By Shata L. Stucky. Full text here.
In 1995, Congress passed the Interstate Commerce Commission Termination Act (ICCTA) in an effort to relieve the railroad industry of burdensome regulation. The ICCTA preempts local land-use regulations that communities formerly used to protect valuable resources such as drinking water supplies. Under some circumstances, the National Environmental Policy Act (NEPA) provides the public with limited assurance that railroad projects will not unduly threaten the environment. However, because NEPA does not apply to all railroad projects, the ICCTA’s preemption provision continues to create a regulatory loophole through which railroad companies may undertake a variety of environmentally harmful activities without any local or federal government oversight. Theoretically courts could close the loophole by interpreting the ICCTA’s preemption provision narrowly. Yet no courts to date have taken this approach, and two courts of appeals have expressly rejected such an interpretation.

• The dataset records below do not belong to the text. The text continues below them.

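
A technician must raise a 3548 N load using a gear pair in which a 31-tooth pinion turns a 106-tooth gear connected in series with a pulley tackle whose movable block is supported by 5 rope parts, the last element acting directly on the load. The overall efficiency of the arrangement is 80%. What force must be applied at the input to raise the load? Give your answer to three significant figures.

259 N

Gear pair MA = 106/31 = 3.4194.
Block-and-tackle MA = number of supporting rope parts = 5.
Combined ideal MA = 3.4194 × 5 = 17.097.
Actual MA = 17.097 × 0.80 = 13.677.
Effort = load / actual MA = 3548 / 13.677 = 259.41 N.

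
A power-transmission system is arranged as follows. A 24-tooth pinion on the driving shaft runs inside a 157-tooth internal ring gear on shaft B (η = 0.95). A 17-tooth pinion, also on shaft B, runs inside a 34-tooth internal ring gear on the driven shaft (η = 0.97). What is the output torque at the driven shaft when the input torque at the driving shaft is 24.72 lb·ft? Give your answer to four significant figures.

Internal gear: ratio = 157/24 = 6.5417; torque at shaft B = 24.72 × 6.5417 × 0.95 = 153.62 lb·ft.
Internal gear: ratio = 34/17 = 2; torque at the driven shaft = 153.62 × 2 × 0.97 = 298.03 lb·ft.

298.0 lb·ft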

This Note urges Congress to close the regulatory loophole by enacting a statute closely resembling NEPA but requiring railroad companies, rather than federal government agencies, to perform an environmental impact assessment before undertaking activities likely to have a significant effect on the environment. Such a NEPA-like statute, if carefully crafted, would close the loophole directly, while minimizing the burdens imposed on railroad companies.